There have been many studies and much controversy about whether or not larger school districts save money or improve the educational outcomes for students across America. It is important to note that most, if not all, studies define small school districts as those containing fewer than 1,500 students and small schools as those that have fewer than 300 students. By those standards, Vermont has tiny schools and tiny school districts, and the legislation being proposed would still leave nearly all our schools and school districts in the “small” category.

This begs the question: What is local? Are we required to consider our towns as the only feasible definition of local? Do we confine our shopping, our work environment, our entertainment, or even our friends as within our town borders? When children had to walk to school there were 2,700 school districts in the state, and then, at the turn of the century, we could expand the definition of one’s local school district as within the town’s borders. Now with urbanization, ubiquitous school buses, carpooling, and Internet learning, we can expand our definition of our local school to a much larger area.

Some criticism has come from those concerned about the loss of democracy. The current state of affairs has citizens unable to vote for (or against) the supervisory budgets, and in my district that budget dwarfs the elementary school budgets. Democracy is also lost due to the current trend of closing tiny schools in our rural towns. This is happening now due to economic forces and low student populations. If we can expand our sense of community and have an opportunity to vote on the entire school budget and support small schools, doesn’t that actually expand democracy?

And what about getting rid of local school boards? Certainly, we all like the concept of local control, and the epitome of local control might be local school boards. H.361 makes no mention of getting rid of them; rather, the expectation is that communities will get together to figure out how best to create a PreK-12 school district. This process will create articles of agreement defining the role of the central board, the local boards and the relationship between the towns. H.361 envisions a central board responsible for setting the budget for the education in the larger district as well as the hiring and oversight of the superintendent, who might then have the time to be the educational leader of the district. The role of the local boards is left up to the agreement between the communities.

Some say that the answer is to privatize education, give parents a choice and abandon the idea of public education. I like choice–who doesn’t? Our Vermont Constitution requires that we provide an equitable education for the “convenient instruction of our youth.” How equitable is it if a “voucher” provides for the partial education of our youth, and parents are responsible to pick up the remaining costs? We already make it difficult for students to fully participate in our schools due to the lack of availability of family resources to pay for the “extras.” Do we really think that providing part of the cost of education is an equitable solution to providing high quality education to all our students? I don’t think our Constitution could support the idea that we provide subsidized education only to those who can afford it.

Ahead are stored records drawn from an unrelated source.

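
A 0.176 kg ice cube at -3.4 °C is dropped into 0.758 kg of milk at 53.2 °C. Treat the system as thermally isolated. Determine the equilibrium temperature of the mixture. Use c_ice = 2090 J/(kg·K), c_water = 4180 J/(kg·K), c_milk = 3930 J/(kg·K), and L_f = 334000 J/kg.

T_f ≈ 26.5 °C

Energy balance with sensible and latent terms:
warm ice to 0 °C: 0.176·2090·(0 − (-3.4)) = 1250.7
  fusion: m_ice L_f = 0.176·334000 = 58784
  warm the meltwater: 735.68 T
  milk cools: 0.758·3930·(T − 53.2) = 2978.9(T − 53.2)
3714.6 T = 158480 − 60035 = 98445
T ≈ 26.50 °C. Since T > 0 °C, the all-ice-melts assumption holds.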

Yes, we have very good public schools; nevertheless, in some of the sparsely populated areas of the state those schools are becoming overly expensive and are closing due to lack of educational opportunities for our students to meet the demands of the 21st Century. We especially fall short of educating the students from low-income families and inspiring all our students to seek some sort of education or training after high school.

I would argue that we need to change the structure of our school system, provide security for small schools that are doing a good job in a cost-effective manner and allow, once again, for the public to vote on the entire cost of that education.

Representative David Sharpe, Addison-4, is the chair of the House Committee on Education.